I was a stillborn and life would have been much simpler for Mom if I had stayed that way. Doc Johnson refused to give up on me. I had been born after 48 hours of heavy back labor. My umbilical cord was wrapped around my neck 4 times.
I was not supposed to be here. He worked for 30 minutes to get me breathing while I had a nonexistent Apgar score, and remained silent and lifeless.
I heard the SCRIPT a lot growing up. Mom liked telling her battle stories. They never said so, but I suspect he left the umbilical cord attached and that’s the reason I’m still here.
However it unfolded, I finally breathed, and there was no way for Mom to get out of it after that. She never forgave me for that.
Even thinking back on it now, (and I promise this still hurts), I don’t feel resentment toward my sisters. It’s hard for me to imagine that anyone feeling this exiled from their own family wouldn’t turn that on those getting attention, but I really internalized it.
I believed that I wasn’t supposed to be here.

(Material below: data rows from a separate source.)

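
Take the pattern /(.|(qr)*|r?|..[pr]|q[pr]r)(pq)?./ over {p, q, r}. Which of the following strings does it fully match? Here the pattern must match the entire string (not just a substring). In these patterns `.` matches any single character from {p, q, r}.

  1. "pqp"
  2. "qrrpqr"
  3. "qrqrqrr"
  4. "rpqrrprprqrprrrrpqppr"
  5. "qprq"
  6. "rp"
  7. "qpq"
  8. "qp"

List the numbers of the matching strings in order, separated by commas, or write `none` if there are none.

1, 2, 3, 5, 6, 8

1. "pqp" → match
2. "qrrpqr" → match
3. "qrqrqrr" → match
4 → no match
5. "qprq" → match
6. "rp" → match
7. "qpq" → no match
8. "qp" → match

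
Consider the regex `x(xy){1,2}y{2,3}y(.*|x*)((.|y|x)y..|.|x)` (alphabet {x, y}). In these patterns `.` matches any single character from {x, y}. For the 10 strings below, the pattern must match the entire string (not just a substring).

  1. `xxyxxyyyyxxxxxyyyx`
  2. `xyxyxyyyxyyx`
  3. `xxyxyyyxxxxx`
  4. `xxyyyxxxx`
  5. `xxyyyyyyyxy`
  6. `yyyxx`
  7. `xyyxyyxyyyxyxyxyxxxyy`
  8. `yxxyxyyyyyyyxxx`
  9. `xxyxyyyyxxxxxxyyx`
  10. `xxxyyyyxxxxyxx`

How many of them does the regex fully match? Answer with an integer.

1 → no match
2 → no match — must start with `xxy`
3 → no match
4 → no match
5 → match
6 → no match — must start with `xxy`
7 → no match — must start with `xxy`
8 → no match — must start with `xxy`
9 → match
10 → no match — must start with `xxy`
Total matched: 2

2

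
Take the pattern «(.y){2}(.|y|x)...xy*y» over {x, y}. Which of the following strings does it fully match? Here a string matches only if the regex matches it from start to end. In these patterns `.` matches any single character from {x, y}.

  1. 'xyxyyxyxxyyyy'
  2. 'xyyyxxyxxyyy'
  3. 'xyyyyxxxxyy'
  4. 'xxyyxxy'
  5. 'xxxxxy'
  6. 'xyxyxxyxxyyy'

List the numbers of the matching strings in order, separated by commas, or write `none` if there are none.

1 → match
2 → match
3 → match
4 → no match
5 → no match
6 → match

1, 2, 3, 6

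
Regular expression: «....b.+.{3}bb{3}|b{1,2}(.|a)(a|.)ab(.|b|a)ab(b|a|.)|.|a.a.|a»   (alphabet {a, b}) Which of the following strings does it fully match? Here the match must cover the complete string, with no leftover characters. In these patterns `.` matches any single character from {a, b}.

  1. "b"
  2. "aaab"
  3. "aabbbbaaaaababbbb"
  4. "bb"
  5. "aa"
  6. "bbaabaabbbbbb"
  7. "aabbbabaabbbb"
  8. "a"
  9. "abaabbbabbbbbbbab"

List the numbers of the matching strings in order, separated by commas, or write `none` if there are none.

1. "b" → match
2. "aaab" → match
3 → match
4. "bb" → no match
5. "aa" → no match
6 → match
7 → match
8. "a" → match
9 → no match

1, 2, 3, 6, 7, 8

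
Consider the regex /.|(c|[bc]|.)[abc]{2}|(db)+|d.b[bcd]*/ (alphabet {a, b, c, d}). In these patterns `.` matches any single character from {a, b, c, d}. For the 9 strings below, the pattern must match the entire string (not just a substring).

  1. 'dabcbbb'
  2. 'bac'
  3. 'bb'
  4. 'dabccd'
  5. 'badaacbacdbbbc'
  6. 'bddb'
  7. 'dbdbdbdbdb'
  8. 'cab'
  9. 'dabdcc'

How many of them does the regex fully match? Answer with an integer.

1 → match
2 → match
3 → no match
4 → match
5 → no match
6 → no match
7 → match
8 → match
9 → match
Total matched: 6

6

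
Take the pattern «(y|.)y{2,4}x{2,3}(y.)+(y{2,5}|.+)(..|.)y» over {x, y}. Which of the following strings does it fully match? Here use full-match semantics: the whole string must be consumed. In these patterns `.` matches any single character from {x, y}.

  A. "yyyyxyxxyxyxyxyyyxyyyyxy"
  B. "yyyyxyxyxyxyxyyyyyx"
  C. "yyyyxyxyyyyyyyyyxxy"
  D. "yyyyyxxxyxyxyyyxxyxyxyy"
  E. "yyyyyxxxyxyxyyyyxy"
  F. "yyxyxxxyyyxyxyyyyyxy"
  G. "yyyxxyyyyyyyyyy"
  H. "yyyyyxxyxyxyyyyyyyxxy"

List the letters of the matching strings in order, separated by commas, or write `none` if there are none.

A → no match
B → no match — must end with "y"
C → no match
D → match
E → match
F → no match
G → match
H → match

D, E, G, H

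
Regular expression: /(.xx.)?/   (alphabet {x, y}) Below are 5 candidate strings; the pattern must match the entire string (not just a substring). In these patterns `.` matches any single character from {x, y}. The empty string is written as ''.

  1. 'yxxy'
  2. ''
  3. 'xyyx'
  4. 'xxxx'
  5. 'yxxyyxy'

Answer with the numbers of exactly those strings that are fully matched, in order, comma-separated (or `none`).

1, 2, 4

1 → match
2 → match
3 → no match
4 → match
5 → no match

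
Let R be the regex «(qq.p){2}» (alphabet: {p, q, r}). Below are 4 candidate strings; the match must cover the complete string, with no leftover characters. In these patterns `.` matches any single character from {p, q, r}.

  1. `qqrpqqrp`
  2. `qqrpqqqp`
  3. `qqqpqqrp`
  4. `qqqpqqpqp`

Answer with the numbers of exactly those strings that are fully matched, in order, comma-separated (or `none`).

1, 2, 3

1 → match
2 → match
3 → match
4 → no match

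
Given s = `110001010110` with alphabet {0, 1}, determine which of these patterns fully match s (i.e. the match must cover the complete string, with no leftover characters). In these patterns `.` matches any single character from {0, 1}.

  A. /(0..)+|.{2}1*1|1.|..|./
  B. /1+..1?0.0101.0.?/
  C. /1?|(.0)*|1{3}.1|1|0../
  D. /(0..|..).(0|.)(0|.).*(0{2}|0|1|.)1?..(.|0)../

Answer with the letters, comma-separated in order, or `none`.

B, D

A → no match
B → match
C → no match
D → match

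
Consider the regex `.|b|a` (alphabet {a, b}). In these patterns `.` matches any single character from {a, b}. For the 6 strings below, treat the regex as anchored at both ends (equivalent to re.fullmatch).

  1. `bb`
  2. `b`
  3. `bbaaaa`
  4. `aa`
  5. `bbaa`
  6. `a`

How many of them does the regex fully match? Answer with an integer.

1 → no match
2 → match
3 → no match
4 → no match
5 → no match
6 → match
Total matched: 2

2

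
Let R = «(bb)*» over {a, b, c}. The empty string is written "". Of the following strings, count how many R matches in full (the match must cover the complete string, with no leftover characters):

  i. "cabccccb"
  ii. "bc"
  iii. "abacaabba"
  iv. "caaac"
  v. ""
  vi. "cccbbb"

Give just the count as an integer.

i → no match
ii → no match
iii → no match
iv → no match
v → match
vi → no match
Total matched: 1

1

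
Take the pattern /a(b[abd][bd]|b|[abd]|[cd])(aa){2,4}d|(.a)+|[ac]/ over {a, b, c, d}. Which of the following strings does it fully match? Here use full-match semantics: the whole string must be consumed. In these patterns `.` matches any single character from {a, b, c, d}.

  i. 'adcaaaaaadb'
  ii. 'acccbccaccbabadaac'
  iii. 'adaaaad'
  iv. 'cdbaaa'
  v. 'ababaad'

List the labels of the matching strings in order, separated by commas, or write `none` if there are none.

iii

i → no match
ii → no match
iii → match
iv → no match
v → no match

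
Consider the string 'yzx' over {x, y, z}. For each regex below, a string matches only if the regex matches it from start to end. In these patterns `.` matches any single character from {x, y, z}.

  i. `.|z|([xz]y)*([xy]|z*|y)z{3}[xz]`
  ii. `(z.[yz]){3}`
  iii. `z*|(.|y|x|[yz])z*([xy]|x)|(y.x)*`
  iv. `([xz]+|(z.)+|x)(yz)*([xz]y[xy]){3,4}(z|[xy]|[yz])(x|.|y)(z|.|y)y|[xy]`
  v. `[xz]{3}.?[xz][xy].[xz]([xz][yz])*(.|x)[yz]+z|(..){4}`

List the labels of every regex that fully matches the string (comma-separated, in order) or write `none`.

iii

i → no match
ii → no match — must start with 'z'
iii → match
iv → no match
v → no match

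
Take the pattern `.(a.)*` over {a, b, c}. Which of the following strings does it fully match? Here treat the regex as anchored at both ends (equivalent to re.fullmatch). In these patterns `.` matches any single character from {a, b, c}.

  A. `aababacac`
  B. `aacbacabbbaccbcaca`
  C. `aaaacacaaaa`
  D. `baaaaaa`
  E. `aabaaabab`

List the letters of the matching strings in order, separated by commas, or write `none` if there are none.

A → match
B → no match
C → match
D → match
E → match

A, C, D, E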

I believed that I was the cause of most of the things that went wrong for us. The little girl who sat on Grandpa’s lap had disappeared long ago. I think he had favored me because he knew my mom had resented me.
By the time I turned 13, I was no longer Grandpa’s favorite. Sister B had taken the spot, and it seemed appropriate because I was no longer a baby.
It was widely understood that I was expected to take over Mom’s position in the family someday. It would be my job to stay close to home, do what my elders want me to do, compel conformity from the younger family members. It would be my job to nurse people when they fell ill. It would be my job to babysit so others could work. My labor and life would go to the family, so that others could go live their lives.
In Grandma’s generation, her older sister had taken the role, which was apparent every time we went back to Nebraska to visit. The people who fulfilled this role did not seem like happy people. They wielded a certain amount of power, but they were not well liked, and the power only originated from their loss of autonomy.
I was expected to get good grades in school, but nobody expected me to go to college. Nobody in my family had gone to college. If anybody was going, it would be my older brother. I was supposed to get good grades, and graduate with honors, to bring Mom honor, not because it was going to get me anywhere.
Curious why everyone keeps going through the motions?
Break Free!
If I was especially lucky, I might find a husband, but I was told many times that I shouldn’t expect anyone to want me, because I was a fat, ugly, lazy slob. My high school experience reinforced daily that nobody would want me.
Remember, I was f#@kable, NOT datable. This really added some fire to my sluttiness, because I thought that was the only affection I was ever going to get and I truly believed it was more than I deserved.
Once when my brother was home on leave, in the middle of reclaiming his territory he looked me in the eye and said “you might be really pretty if you just lost some of the weight.” I can still hear him say it and it still messes with me.
I hate that he was right. I was really pretty when I managed to lose the weight.
I used to have vivid fantasies about cutting off all of my excess fat, just taking a knife and cutting as hard and as deep and as fast as I could until either the fat fell off or I died. Either were better than staying fat.
I never found the courage to do it, and I felt like a coward. I did cut myself though.
When I got time away from the girls I would hide in my room downstairs. I had poked around downstairs from time to time, but most of it was just covered with dust. I did find a pack of razor blades that I found rather interesting.
They felt illicit, forbidden, dangerous. Just taking them to my room felt like an act of rebellion.
I can remember the heightened arousal that came from opening the package and sliding out the first blade. My senses were on high alert. I listened carefully for the creaks in the floorboards that would warn me that someone is coming.
My first cut was on my wrist, I think because that is what people talk about.
It stung, but it stung like being alive. The sensation called to the numbness within me. It felt real. It felt sovereign. It felt free.
I made some star patterns across my wrist then I got scared, and licked the blood off of my wrist until it stopped. I was terrified someone would see it. I was terrified that Mom would accuse me of threatening her with more of what Dad did.
I had ample scrunchies and threw a few on my wrist, then went down the street for dinner.
Nobody noticed.
I thought of that razor all through dinner, feeling the sting on my wrists with ever motion of the scrunchies. I knew how to keep secrets.
The razor felt like an illicit lover I had snuck into the house and couldn’t wait to sneak off with. I went through a lot of razors. I acquired syringes and drew blood from my veins. My friends and I pretended to be vampires. I loved blood and bleeding.
It felt honest. It felt real. It felt like a natural part of accepting my place-
Especially because I was never supposed to be here.